Partition Strategy

Context#

When storing data into S3, access performance can be increased by partitioning datasets down into folder tree with the leaf folders containing subsets of the overall dataset. When products like AWS Athena access the overall dataset, it can limit it's read processes to a selection of these leaf directories based on the data that needs to be queried.

Decision#

Datasets on the platform will be stored in the following folder structure:

{department/service}/{dataset-name}/import_year={import-year}/import_month={import-month}/import_day={import-day}/

  • department/service - The top level folder should always be the server/department that owns the data.
  • dateset-name - The name of the dataset, this is chosen by the user importing the data but should descriptive.
  • import-year/import-month/import-day - The year/month/day the dataset was written to the data platform, or in cases of ingesting third-party data, the year/month/day the data was originally generated.

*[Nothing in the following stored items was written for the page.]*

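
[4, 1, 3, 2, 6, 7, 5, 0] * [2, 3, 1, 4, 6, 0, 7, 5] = [6, 3, 4, 1, 7, 5, 0, 2]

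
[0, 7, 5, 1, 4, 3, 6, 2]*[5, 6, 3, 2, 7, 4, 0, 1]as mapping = [0→5, 1→1, 2→4, 3→6, 4→7, 5→2, 6→0, 7→3]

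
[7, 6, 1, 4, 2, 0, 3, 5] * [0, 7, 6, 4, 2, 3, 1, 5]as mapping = [0→5, 1→1, 2→7, 3→2, 4→6, 5→0, 6→4, 7→3]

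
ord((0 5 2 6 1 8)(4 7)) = 6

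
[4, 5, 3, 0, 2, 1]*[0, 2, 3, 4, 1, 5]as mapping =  [0→1, 1→5, 2→4, 3→0, 4→3, 5→2]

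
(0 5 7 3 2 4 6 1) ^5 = (0 4 7 1 2 5 6 3) 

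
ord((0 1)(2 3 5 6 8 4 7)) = 14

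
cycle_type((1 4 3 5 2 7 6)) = 7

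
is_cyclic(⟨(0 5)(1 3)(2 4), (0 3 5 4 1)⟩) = no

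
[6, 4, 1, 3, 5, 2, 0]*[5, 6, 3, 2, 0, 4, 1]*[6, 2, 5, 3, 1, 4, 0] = [2, 6, 0, 5, 1, 3, 4]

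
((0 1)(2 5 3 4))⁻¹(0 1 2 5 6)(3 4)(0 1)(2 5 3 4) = (0 5 3 6 1)(2 4)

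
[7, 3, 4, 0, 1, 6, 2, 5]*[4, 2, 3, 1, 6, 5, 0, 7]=[7, 1, 6, 4, 2, 0, 3, 5]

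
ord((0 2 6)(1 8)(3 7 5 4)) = 12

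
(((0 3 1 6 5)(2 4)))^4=(0 5 6 1 3)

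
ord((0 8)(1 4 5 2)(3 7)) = 4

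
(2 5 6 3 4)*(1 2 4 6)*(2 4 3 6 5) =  (1 4 3 5)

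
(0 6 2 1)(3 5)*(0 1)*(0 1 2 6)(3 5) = (1 2)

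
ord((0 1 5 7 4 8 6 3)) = 8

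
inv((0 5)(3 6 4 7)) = (0 5)(3 7 4 6)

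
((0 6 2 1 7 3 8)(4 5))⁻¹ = (0 8 3 7 1 2 6)(4 5)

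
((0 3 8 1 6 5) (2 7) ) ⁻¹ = (0 5 6 1 8 3) (2 7)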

Dataset that require additional partitioning for optimisation should be done so under this structure. E.g. A dataset that stores PCNs may choose to break the data down further by issue date:

{department/service}/{dataset-name}/import_year={import-year}/import_month={import-month}/import_day={import-day}/issue_date={pcn-issue-date}

Consequences#

This structure will allow us to store historic states of data, allowing analysis to reference back to previous versions of data to see how it was presented on that date. Conversely, each ETL process will need to take into account that a dataset may have multiple days/months/years of data with many duplicates is viewed collectively. Therefore, each query should filter down to the specifc day/month/year required unless viewing data historically.